Cybersquatting is when a hacker registers different variations of your domain name with malicious intent. Simple spelling errors or fake links they spread could land your users on phishing pages, clones of your site loaded with malware or cryptominers, payment scams, and more. Palo Alto Networks flagged 13,857 newly registered domains, in December 2019 alone, as having potential cybersquatting intents. Approximately 18% of those were found to host malware and phishing, while another 36% presented overall high-risk to visitors. Cybersquatting can take many forms:
- Misspellings + typos such as gogle.com, aple.com, paupal.com
- Variations on the top-level domain such as paypal.io, paypal.xyz, apple.online
- Combo-names and fake subdomains such as gmail-security.com, apple.user-settings.io
None of those are real but you can start to imagine a single wrong keystroke or a less-than-tech-savvy user getting ending up in trouble (and you losing business).
High-level Solution + Recommendations
There are two great steps you can take right now to reduce the likelihood of cybersquatting in the future:
1) Tell your users to bookmark your site, social profiles, or platforms repeatedly. Get it into their mind that bookmarks are the best and to not trust random links they find online. Bookmarks mean there is no chance they’ll misspell it or get redirected elsewhere.

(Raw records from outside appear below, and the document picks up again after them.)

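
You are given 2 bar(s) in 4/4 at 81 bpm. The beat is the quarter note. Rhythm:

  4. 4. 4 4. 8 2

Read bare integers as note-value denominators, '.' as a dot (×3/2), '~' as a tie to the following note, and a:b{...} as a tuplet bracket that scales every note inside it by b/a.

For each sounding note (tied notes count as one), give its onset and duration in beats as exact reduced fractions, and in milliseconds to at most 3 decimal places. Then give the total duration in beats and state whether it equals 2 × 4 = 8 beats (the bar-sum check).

1) 0.0ms=0b +1111.111ms=3/2b
2) 1111.111ms=3/2b +1111.111ms=3/2b
3) 2222.222ms=3b +740.741ms=1b
4) 2962.963ms=4b +1111.111ms=3/2b
5) 4074.074ms=11/2b +370.37ms=1/2b
6) 4444.444ms=6b +1481.481ms=2b
Σ=8b of 8 (81bpm 4/4) — PASS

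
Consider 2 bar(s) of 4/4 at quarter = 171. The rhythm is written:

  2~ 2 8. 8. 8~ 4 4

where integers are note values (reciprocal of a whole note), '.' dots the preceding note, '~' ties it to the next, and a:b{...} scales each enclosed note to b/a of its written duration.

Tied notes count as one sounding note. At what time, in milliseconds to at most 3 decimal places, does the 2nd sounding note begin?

1. 0.0ms @ 0 + 1403.509ms (4)
2. 1403.509ms @ 4 + 263.158ms (3/4)
3. 1666.667ms @ 19/4 + 263.158ms (3/4)
4. 1929.825ms @ 11/2 + 526.316ms (3/2)
5. 2456.14ms @ 7 + 350.877ms (1)

note 2 onset = 4b = 1403.509ms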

2) Buy domain variations now. Domains aren’t expensive and having the variations parked and redirected to your main site could save you trouble in the future. If you have a .com, go ahead and just grab the .ca, .io, .org, .net, and more. Depending on how unique your brand name is, these could cost you as little as a few dollars a piece. You can also use typo generators to give you different common typos that might occur for your domain name:
There are 2 steps you can take to remedy cybersquatting issues that might already be a problem for you. You will need to file a trademark on your brand name before you’ll be able to take advantage of these steps below :
1) If your business is in the United States, you can take legal action against any malicious domains under ACPA (Anticybersquatting Consumer Protection Act) to take control of the domain and be awarded damages.
2) If you’re outside the United States (and if you’re inside the US), you can file a complaint under ICANN’s UDRP (Uniform Domain-Name Dispute-Resolution Policy) to seize the domain. ICANN basically control domain names worldwide, so they have the power to shut down domains or transfer them.